Adam Watling, the Head of Student Futures in People and Services joined ENU in July 2018. The role itself is focussed on the strategic leadership of a central careers and employability service which comprises of dedicated and experienced professionals from across the placements, careers and skills and graduate employability functions. Working with the team and seeing first hand how much their work impacts our students and graduates is what I love the most about my role, as just like my colleagues, I am also passionate about making a genuine difference to the lives of our Napier cohort through our day to day work.

Adam shares his career story in this Q&A:


Tell us a bit about how you came to work in careers?

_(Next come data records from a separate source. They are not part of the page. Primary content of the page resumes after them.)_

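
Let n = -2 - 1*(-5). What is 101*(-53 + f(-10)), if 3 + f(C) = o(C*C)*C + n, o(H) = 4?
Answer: -9393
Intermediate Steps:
n = 3 (n = -2 + 5 = 3)
f(C) = 4*C (f(C) = -3 + (4*C + 3) = -3 + (3 + 4*C) = 4*C)
101*(-53 + f(-10)) = 101*(-53 + 4*(-10)) = 101*(-53 - 40) = 101*(-93) = -9393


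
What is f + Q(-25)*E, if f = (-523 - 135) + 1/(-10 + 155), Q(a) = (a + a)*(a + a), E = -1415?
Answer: -513032909/145 ≈ -3.5382e+6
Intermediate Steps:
Q(a) = 4*a² (Q(a) = (2*a)*(2*a) = 4*a²)
f = -95409/145 (f = -658 + 1/145 = -95409/145 ≈ -657.99)
f + Q(-25)*E = -95409/145 + (4*(-25)²)*(-1415) = -95409/145 + (4*625)*(-1415) = -95409/145 + 2500*(-1415) = -95409/145 - 3537500 = -513032909/145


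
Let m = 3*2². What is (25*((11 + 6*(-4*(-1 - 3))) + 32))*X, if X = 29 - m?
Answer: 59075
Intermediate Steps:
m = 12 (m = 3*4 = 12)
X = 17 (X = 29 - 1*12 = 29 - 12 = 17)
(25*((11 + 6*(-4*(-1 - 3))) + 32))*X = (25*((11 + 6*(-4*(-1 - 3))) + 32))*17 = (25*((11 + 6*(-4*(-4))) + 32))*17 = (25*((11 + 6*16) + 32))*17 = (25*((11 + 96) + 32))*17 = (25*(107 + 32))*17 = (25*139)*17 = 3475*17 = 59075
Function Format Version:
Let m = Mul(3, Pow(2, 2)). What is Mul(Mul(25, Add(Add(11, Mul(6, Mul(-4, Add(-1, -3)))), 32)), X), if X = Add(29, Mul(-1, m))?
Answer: 59075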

I can’t believe I am approaching 15 years of professional experience in the HE careers and employability sector, I don’t know where the time has gone! My first role was as placements and events coordinator at London College of Fashion. At the time my experience had mainly been in resourcing and recruitment, where I had been supporting candidates into senior careers across the HR and Business sector. Whilst I loved helping shape people’s careers, the sales element that came with the role had a shelf life for me. So, when the chance to work in HE Careers came along, it allowed me to retain the parts of my job that I very much loved whilst moving away from the cutthroat business of cold calls and upselling, which ultimately wasn’t for me.  

What has helped you progress in your role?

The opportunity to continually take on new roles at London College of Fashion not only pushed me out of my comfort zone but also helped me build a range of different perspectives and skill sets that gradually helped me shape my managerial experience and identify that leading a team and then ultimately a department, was something that very much appealed to me.

During my time at London College of Fashion I gained experience across careers and employability and built my knowledge of the sector whilst at the same time developing my leadership and management skills. My final role at London College of Fashion was Head of Careers. 

What prompted you to join Edinburgh Napier?

The real appeal of the Head of Student Futures role at Edinburgh Napier was the way that the University clearly indicated that employability was an area of key focus and not an ‘add on’, which some universities often see it as. This very much aligns with my own view on careers and employability and it needing to be front, and centre of any university’s identity, so to have been offered the opportunity to work in a place that aligned to my own values was, and still is, extremely exciting and a real high point of my career.

This move also geographically took me from one end of the UK to the other, with the added twist of continuing to live in the Southeast of England and embarking on a long-distance commute! This seemed inconceivable to many but when you care passionately about your role and the university you are working for, you make it work. 

What difference have you made at Edinburgh Napier that you are most proud of?

I will have been with Napier for 5 years in August and the time has flown. Over that time, I have helped to contribute to the shaping of our wider employability offer through the development of our ENU employability strategy. This work has benefited hugely from the support of vastly experienced professionals from Student Futures team and across our academic communities. The collaborative nature of ENU is really what it is I love the most about working here, the consistent positive impact of staff genuinely caring about student development and experience and working together to that end keeps me feeling motivated and focused and on growing my own skill set.

Away from work, what do you do in your free time?

The days of free time outside of work are probably slightly more restricted now I have a 10-month-old daughter, Polly Rose Watling. But I wouldn’t change that for the world, so it isn’t a complaint, but being a father keeps me well occupied.

Outside of that I enjoy playing and watching football, however I won’t commit to public record the name of the team I support as they are often a source of personal pain, humiliation, and anguish. Those of you who know who I support will understand exactly what I mean, those of you who don’t know, will probably guess from that description alone…. 

"When you care passionately about the work you are doing and feel supported by the people you work with it is amazing what you can achieve."